Since President Lungu came to power in 2015, corruption, oppression and human rights abuses increased significantly, while double-digits inflation raised the cost of living. Economic mismanagement, volatile commodity prices and unsustainable borrowing plans for a series of opaque Chinese-built infrastructure projects pushed the country into a debt crisis. In fact, nominal external borrowing tripled during that period, raising the total public debt stock from merely 36% of GDP in 2014 to 117% in 2020. Negotiations over an IMF financial support programme have been stalled for years due to lack of efforts towards fiscal discipline and debt transparency, especially with regard to Chinese loans to state-owned entities. In November 2020, Zambia became the first African country to default on its external debt since the outbreak of the Covid-19 pandemic. Engaging in an IMF programme remains a key requirement for restructuring the USD 12 billion debt owed to external creditors (with China being the major creditor).

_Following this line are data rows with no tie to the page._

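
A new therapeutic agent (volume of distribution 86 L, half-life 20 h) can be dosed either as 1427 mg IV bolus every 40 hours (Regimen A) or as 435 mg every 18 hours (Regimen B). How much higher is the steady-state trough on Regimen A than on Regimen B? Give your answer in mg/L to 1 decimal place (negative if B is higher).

-0.3 mg/L

Regimen A: f = (1/2)^(40/20) ≈ 0.2500; Cmin,ss = (1427/86)·f/(1−f) ≈ 5.531 mg/L.
Regimen B: f = (1/2)^(18/20) ≈ 0.5359; Cmin,ss = (435/86)·f/(1−f) ≈ 5.841 mg/L.
Difference ≈ 5.531 − 5.841 ≈ -0.310 mg/L.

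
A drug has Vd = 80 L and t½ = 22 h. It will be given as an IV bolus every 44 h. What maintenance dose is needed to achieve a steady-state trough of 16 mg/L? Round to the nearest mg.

τ/t½ = 44/22 ≈ 2, so f = (1/2)^(44/22) ≈ 0.250000.
Cmin,ss = (D/Vd)·f/(1−f), so D = Cmin,ss·Vd·(1−f)/f.
D = 16 × 80 × (1−f)/f ≈ 16 × 80 × 3.00000 ≈ 3840.00 mg.

3840 mg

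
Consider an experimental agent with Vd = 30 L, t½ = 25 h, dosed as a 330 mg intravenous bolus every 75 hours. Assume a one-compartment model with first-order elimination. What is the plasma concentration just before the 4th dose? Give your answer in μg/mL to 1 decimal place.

1.6 μg/mL

f = (1/2)^(τ/t½) = (1/2)^(75/25) ≈ 0.1250.
C₀ = D/Vd = 330/30 ≈ 11.000 μg/mL.
Before the 4th dose, 3 doses have been given. Superposition: Cmin = C₀·(f + f² + … + f^3).
≈ 11.000 × (0.1250 + 0.0156 + 0.0020) ≈ 11.000 × 0.1426 ≈ 1.569 μg/mL.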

Newly elected President Hichilema is a businessman, viewed as more market-oriented, with the ambition to put the country’s public finances back on a sustainable path while regaining investor confidence in Africa’s second largest copper exporter. As a reaction to the election result, the Zambian kwacha strengthened while the sovereign dollar bonds rallied. During the campaign, Hichilema promised to tackle corruption, open serious talks with the IMF, restore financial market access and review disruptive policies like those that enabled the seizure of mines. Hichilema’s UPND government is expected to finalise an IMF reform programme within 6 months and activate Zambia’s debt restructuring negotiations under the G20’s Common Framework for Debt Relief beyond the Debt Service Suspension Initiative (DSSI). Credendo classified Zambia in the highest MLT political risk category 7/7 in May 2020 (coming from 5/7 in 2014), while the ST political risk classification has been in category 6/7 since 2019 (coming from 3/7 in 2014). The recent political shift improves Zambia’s outlook again following 6 years of successive downgrades.